AN ENLARGED EDITION OF FIRST AID TO THE INJURED, WITH ADDITIONS ON THE SCOPE OF FIRST AID,
TREATING BURNS, AND TRANSPORTING PATIENTS WITH SPINAL INJURIES


[CANTLIE, Sir James, et al.] First Aid to the Injured. The Authorised Textbook of the St. John Ambulance Association being the Ambulance Department of the Grand Priory in the British Realm of the Venerable Order of the Hospital of St. John of Jerusalem. Thirty-Ninth Edition. Fourteenth Impression (100,000) 1939. London: The St. John Ambulance Association, 1939.

Quarto in 16s (128 x 106mm), pp. 294, [2 (advertisements)]. One fold-out anatomical diagram printed in red and black tipped onto upper pastedown, 138 diagrams and half-tone illustrations in the text. (Very occasional very light marking, folding plate lightly creased at edges, final l. creased at corner.) Original black structured cloth, boards with border of triple blind rules, upper board and spine lettered in white and with white St. John Ambulance device. (Extremities lightly rubbed and bumped, spine slightly leant, endpapers lightly spotted.) A very good copy.



39th edition, 14th impression. The St. John Ambulance was established in 1877 and started publishing first aid manuals in the following year. The first of these, Aid for Cases of Injuries or Sudden Illness, was written by Surgeon Major Peter Shepherd to instruct the Metropolitan Police (and others receiving first aid training) in all matters of dealing with the injured and ill. Sir James Cantlie’s First Aid to the Injured was first published in 1901 and was the ‘Authorised Textbook of the St. John Ambulance Association’ until 1958. Cantlie (1851-1926), like Shepherd, had studied medicine at Aberdeen University, and then took up a position at London’s Charing Cross Hospital, serving successively as Instructor in Anatomy, Demonstrator in Anatomy, House Physician, House Surgeon, and Surgical Registrar (he was also elected a fellow of the Royal College of Surgeons in 1877). Working at a busy London hospital, Cantlie saw many injuries caused by accidents, which led him to join the St John Ambulance Association shortly after its foundation, and to serve as a first-aid instructor. In June 1887, Cantlie ‘gave St John’s first public demonstration in first aid at the Medical Congress and Exhibition held in South Kensington. It was a last-minute affair and Cantlie later confessed that he did not know what constituted an ambulance demonstration’ (https://museumstjohn.org.uk/collections/first-aid-manuals/).

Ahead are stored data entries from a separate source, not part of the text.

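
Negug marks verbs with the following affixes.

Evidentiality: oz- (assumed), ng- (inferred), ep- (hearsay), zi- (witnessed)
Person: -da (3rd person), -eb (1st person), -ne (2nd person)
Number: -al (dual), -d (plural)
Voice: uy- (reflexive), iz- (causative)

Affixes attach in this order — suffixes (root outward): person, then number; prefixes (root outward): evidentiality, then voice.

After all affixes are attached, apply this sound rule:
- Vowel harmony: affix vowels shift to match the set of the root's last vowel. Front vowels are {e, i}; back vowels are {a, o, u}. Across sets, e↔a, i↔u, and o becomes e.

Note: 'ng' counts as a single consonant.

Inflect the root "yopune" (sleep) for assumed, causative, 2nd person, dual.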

The 39th edition was first issued in September 1937 and was intended to deal with three questions that had arisen since the 1928 publication of the 38th edition, which are outlined in the Preface: ‘the scope of first aid, the treatment of burns, and the method of transporting patients with a spinal injury’ (p. [13]), and it was felt necessary to use a stricter definition of the term first aid, so that first aiders were not encouraged to encroach on the role of a nurse. Additional chapters include one shock and its treatment – a subject which one would imagine would become more pertinent as the 1930s neared their end. ‘Unlike the previous manual, which contained drawings of men in uniforms, the 39th Edition featured photographs of men in civilian clothes assisting casualties. Photographs of X-rays were also printed’ (https://museumstjohn.org.uk/collections/first-aid-manuals/). The illustrations are further a combination of anatomical drawings – ranging from the schematic to the realistic – and half-tone reproductions of photographs showing, for example, bandaging methods, how to staunch bleeding, or ways of positioning or moving a patient’s body.



The 39th Edition of First Aid to the Injured was the most printed edition of the manual and was the penultimate one; a supplement was published in 1945 to incorporate information and knowledge gained from the war and the final edition was issued in 1950. According to the Museum of the Order of St. John, ‘over three million copies [of the 39th edition] had been printed by December 1943, triple that of the previous edition. The wartime context made first aid all the more important and large numbers of people, including Air Raid Precaution Officers received first aid training from St John and the British Red Cross’ (op. cit.).